Field Notes Inside an Integrated Communications Agency

rationalism

  • Existentialism and the Imperfection of Man (Powered by Yahoo!)

    This morning, I was surfing.

    I've been trying out a new Web browser called Flock, and I hadn't moved my bookmarks yet, so I had to actually type in the URL for this page I wanted to see. Of course, I fat-fingered it, and it turns out there's no Web page at the address I actually typed in.

    But instead of getting what I would have expected (a message from my browser saying, "Address not found"), I got a big ole page full of ads from my friends over at Road Runner High Speed Online, which according to some tiny little text, was "powered by Yahoo! Search".

    Now ostensibly, this was done to help me: "Obviously, you are new to this whole interwebs thing, so here's a helpful list of some folks who've paid us for keyword placement more-or-less matching up with that URL you just mis-typed. You're welcome!"

    Except I didn't feel helped, I felt mystified... "Hey! This isn't that page I wanted... WTF is all this, then?" And then when I realized I had typed my URL in wrong, I was all like, "did the name I typed in resolve or didn't it? Why is Road Runner hijacking my browsing session? What else are they watching me do!"

    It was like that briefly surreal moment when you're going to use your hotel's Wifi access: you type in Google's address, and you get something but it's clearly not Google, and you get that sort of "WTF just happened" vertigo right up until you realize it's just one of those cheezy, "agree to our TOS, and you can continue" pages.

    But I digress.

    So I'm sitting there looking at ads, and not knowing why. Lost. Why did this happen? Clearly, something more than just mis-typing has gone terribly, terribly wrong. Then I see, right next to the little "powered by" logo, a lifeline... a way out, hope of finding answers.

    The link says, "Why am I here?"

    No, seriously. That's what it says. "Why am I here?"

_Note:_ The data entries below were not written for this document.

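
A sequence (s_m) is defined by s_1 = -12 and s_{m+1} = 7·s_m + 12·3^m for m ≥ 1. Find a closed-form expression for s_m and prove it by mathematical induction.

s_m = -3^(m + 1) - 3·7^(m - 1)

Computing the first terms: s_1 = -12, s_2 = -48, s_3 = -228. This suggests s_m = -3^(m + 1) - 3·7^(m - 1).
Base step (m = 1): the formula gives -12 = -12 = s_1.
For the inductive step, assume it holds for an arbitrary k ≥ 1, so s_k = -3^(k + 1) - 3·7^(k - 1).
Then s_{k+1} = 7·s_k + 12·3^k = 7·(-3^(k + 1) - 3·7^(k - 1)) + 12·3^k = -3^(k + 2) - 3·7^k = -3^((k+1) + 1) - 3·7^((k+1) - 1),
which is the claimed formula at m = k+1.
Hence, by induction on m, the claim holds for every m ≥ 1.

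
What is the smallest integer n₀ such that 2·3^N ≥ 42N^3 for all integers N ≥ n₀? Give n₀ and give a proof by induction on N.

n₀ = 9

At N = 8: 13122 < 21504, so the inequality fails and n₀ ≥ 9. We prove 2·3^N ≥ 42N^3 for all N ≥ 9.
Base step (N = 9): 2·3^N = 39366 and 42N^3 = 30618, so 39366 ≥ 30618.
Inductive step: suppose the statement holds for some i ≥ 9, so 2·3^i ≥ 42i^3.
Then 2·3^(i + 1) = 3·(2·3^i) ≥ 3·(42i^3).
Also, for i ≥ 9 we have 3·(42i^3) ≥ 42(i+1)^3, since 3 ≥ (1 + 1/i)^3 for all i ≥ 9.
Combining, 2·3^(i + 1) ≥ 42(i+1)^3.
This completes the induction.
Hence the smallest such n₀ is 9.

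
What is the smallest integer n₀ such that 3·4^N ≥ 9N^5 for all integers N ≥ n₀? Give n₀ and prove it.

n₀ = 9

At N = 8: 196608 < 294912, so the inequality fails and n₀ ≥ 9. We prove 3·4^N ≥ 9N^5 for all N ≥ 9.
Base step (N = 9): 3·4^N = 786432 and 9N^5 = 531441, so 786432 ≥ 531441.
Suppose the result is true for N = j, so 3·4^j ≥ 9j^5.
Then 3·4^(j + 1) = 4·(3·4^j) ≥ 4·(9j^5).
Also, for j ≥ 9 we have 4·(9j^5) ≥ 9(j+1)^5, since 4 ≥ (1 + 1/j)^5 for all j ≥ 9.
Combining, 3·4^(j + 1) ≥ 9(j+1)^5.
By the principle of mathematical induction, the result holds for all N ≥ 9.
Hence the smallest such n₀ is 9.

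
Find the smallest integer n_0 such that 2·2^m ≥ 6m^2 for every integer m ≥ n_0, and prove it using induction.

At m = 7: 256 < 294, so the inequality fails and n_0 ≥ 8. We prove 2·2^m ≥ 6m^2 for all m ≥ 8.
When m = 8: 2·2^m = 512 and 6m^2 = 384, so 512 ≥ 384.
Inductive step: assume the claim holds for m = i, so 2·2^i ≥ 6i^2.
Then 2·2^(i + 1) = 2·(2·2^i) ≥ 2·(6i^2).
Also, for i ≥ 8 we have 2·(6i^2) ≥ 6(i+1)^2, since 2 ≥ (1 + 1/i)^2 for all i ≥ 8.
Combining, 2·2^(i + 1) ≥ 6(i+1)^2.
Hence, by induction on m, the claim holds for every m ≥ 8.
Hence the smallest such n_0 is 8.

n_0 = 8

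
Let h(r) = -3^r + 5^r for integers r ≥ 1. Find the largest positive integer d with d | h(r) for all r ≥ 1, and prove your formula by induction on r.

Computing the first values: h(1) = 2 and h(2) = 16; gcd(2, 16) = 2, so d ≤ 2.
We prove 2 | -3^r + 5^r for all r ≥ 1 by induction on r.
Base case (r = 1): h(1) = 2 = 2·(1), so 2 | h(1).
Suppose the result is true for r = k, i.e. 2 | h(k). Then
5^{k+1} − 3^{k+1} = 5·5^k − 3·3^k = 5·(5^k − 3^k) + (2)·3^k. The first term is divisible by 2 by the inductive hypothesis, and the second term (2)·3^k is divisible by 2 since 2 | 2. Hence 2 | h(k+1).
This completes the induction.
Therefore the largest such d is 2.

d = 2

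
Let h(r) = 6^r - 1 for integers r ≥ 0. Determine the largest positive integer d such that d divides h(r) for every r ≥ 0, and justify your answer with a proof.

Computing the first values: h(0) = 0 and h(1) = 5; gcd(0, 5) = 5, so d ≤ 5.
We prove 5 | 6^r - 1 for all r ≥ 0 by induction on r.
Base case (r = 0): h(0) = 0 = 5·(0), so 5 | h(0).
Inductive step: assume the claim holds for r = p, i.e. 5 | h(p). Then
h(p+1) = 6^(p+1) - 1 = 6·(6^p - 1) + 5 = 6·h(p) + 5. The first term is divisible by 5 by the inductive hypothesis, and 5 is divisible by 5. Hence 5 | h(p+1).
By induction, the statement is established for all r ≥ 0.
Therefore the largest such d is 5.

d = 5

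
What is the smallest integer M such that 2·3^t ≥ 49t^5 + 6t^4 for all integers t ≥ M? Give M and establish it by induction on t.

At t = 15: 28697814 < 37513125, so the inequality fails and M ≥ 16. We prove 2·3^t ≥ 49t^5 + 6t^4 for all t ≥ 16.
Base case (t = 16): 2·3^t = 86093442 and 49t^5 + 6t^4 = 51773440, so 86093442 ≥ 51773440.
Inductive step: suppose the statement holds for some r ≥ 16, so 2·3^r ≥ 49r^5 + 6r^4.
Then 2·3^(r + 1) = 3·(2·3^r) ≥ 3·(49r^5 + 6r^4).
Also, for r ≥ 16 we have 3·(49r^5 + 6r^4) ≥ 49(r+1)^5 + 6(r+1)^4, since 3·(49r^5 + 6r^4) − (49(r+1)^5 + 6(r+1)^4) = 98r^5 - 233r^4 - 514r^3 - 526r^2 - 269r - 55, which is nonnegative for all r ≥ 16.
Combining, 2·3^(r + 1) ≥ 49(r+1)^5 + 6(r+1)^4.
This completes the induction.
Hence the smallest such M is 16.

M = 16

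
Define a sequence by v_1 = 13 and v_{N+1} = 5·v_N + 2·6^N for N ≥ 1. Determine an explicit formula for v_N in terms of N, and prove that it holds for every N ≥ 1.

Computing the first terms: v_1 = 13, v_2 = 77, v_3 = 457. This suggests v_N = 5^(N - 1) + 2·6^N.
Base case (N = 1): the formula gives 13 = 13 = v_1.
Inductive step: suppose the statement holds for some r ≥ 1, so v_r = 5^(r - 1) + 2·6^r.
Then v_{r+1} = 5·v_r + 2·6^r = 5·(5^(r - 1) + 2·6^r) + 2·6^r = 5^r + 2·6^(r + 1) = 5^((r+1) - 1) + 2·6^(r+1),
which is the claimed formula at N = r+1.
This completes the induction.

v_N = 5^(N - 1) + 2·6^N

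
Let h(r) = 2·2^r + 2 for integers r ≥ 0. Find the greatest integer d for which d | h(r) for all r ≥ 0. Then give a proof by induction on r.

d = 2

Computing the first values: h(0) = 4 and h(1) = 6; gcd(4, 6) = 2, so d ≤ 2.
We prove 2 | 2·2^r + 2 for all r ≥ 0 by induction on r.
When r = 0: h(0) = 4 = 2·(2), so 2 | h(0).
Inductive step: suppose the statement holds for some k ≥ 0, i.e. 2 | h(k). Then
h(k+1) = 2·2^(k+1) + 2 = 2·(2·2^k + 2) - 2 = 2·h(k) - 2. The first term is divisible by 2 by the inductive hypothesis, and -2 is divisible by 2. Hence 2 | h(k+1).
By induction, the statement is established for all r ≥ 0.
Therefore the largest such d is 2.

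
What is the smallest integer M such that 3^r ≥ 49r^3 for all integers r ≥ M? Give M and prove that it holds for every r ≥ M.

M = 10

At r = 9: 19683 < 35721, so the inequality fails and M ≥ 10. We prove 3^r ≥ 49r^3 for all r ≥ 10.
Base step (r = 10): 3^r = 59049 and 49r^3 = 49000, so 59049 ≥ 49000.
Inductive step: assume the claim holds for r = p, so 3^p ≥ 49p^3.
Then 3^(p + 1) = 3·(3^p) ≥ 3·(49p^3).
Also, for p ≥ 10 we have 3·(49p^3) ≥ 49(p+1)^3, since 3 ≥ (1 + 1/p)^3 for all p ≥ 10.
Combining, 3^(p + 1) ≥ 49(p+1)^3.
By induction, the statement is established for all r ≥ 10.
Hence the smallest such M is 10.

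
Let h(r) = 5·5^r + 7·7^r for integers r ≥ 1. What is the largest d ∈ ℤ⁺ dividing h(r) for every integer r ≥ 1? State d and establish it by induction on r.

Computing the first values: h(1) = 74 and h(2) = 468; gcd(74, 468) = 2, so d ≤ 2.
We prove 2 | 5·5^r + 7·7^r for all r ≥ 1 by induction on r.
For the base case r = 1: h(1) = 74 = 2·(37), so 2 | h(1).
Inductive step: suppose the statement holds for some k ≥ 1, i.e. 2 | h(k). Then
h(k+1) − 7·h(k) = (5·5^(k+1) + 7·7^(k+1)) − 7·(5·5^k + 7·7^k) = (5)·5^k·(5 − 7) = (-10)·5^k. Since 2 | h(k) by the inductive hypothesis, 2 | 7·h(k); and 2 | -10 since -10 = 2·-5. Therefore 2 | h(k+1).
This completes the induction.
Therefore the largest such d is 2.

d = 2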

    I click it without stopping to ask, "do I really want to know." Sure enough, I'm here basically due to Road Runner and Yahoo teaming up to turn my typing issues into a marketing opportunity. Lightning quick, my eyeballs parse out the words, "Preferences" and "opt-out", and they veto my brain before it has a chance to waste any more time reading lame rationalizations. I opt-out.

    Whew! Order restored. See? Scooby-Doo-ian rational empiricism reveals that no matter how mysterious, there was always a perfectly logical explanation all along. And just as the Scoob has, himself, so often observed, my mystery's explanation had it's roots in simple greed. "Why am I here," indeed.

    Naturally, my next step is to prove (empiricists like me and Scoob like proving things) that my opt-out preferences have been honored. So, confident that I will now see the familiar "Address not found" message, I type the URL back in, careful to mis-spell it the exact way I did before.

    Except that's not what happens.

    Instead of the "Address not found" page, I am once again assaulted by the jarringly unexpected - a big ole page full of ads, the Road Runner logo now replaced by the Flock logo! It turns out my new friends over at Flock have teamed up with Yahoo to turn my typing issues into a marketing opportunity... same "Sponsored Results", the same "powered by Yahoo! Search"!

    The "scooby-dooby-doo" tune rolling through my head is immediately replaced by the Twilight Zone theme song and I slowly realize:  I am not Scooby-Doo, able to impose my rational expectations on my environment. I'm Burgess Meredith left (perhaps forever) to helplessly wander in the existential angst of, "Why am I here?"

    Y'all, I am totally going back to Firefox.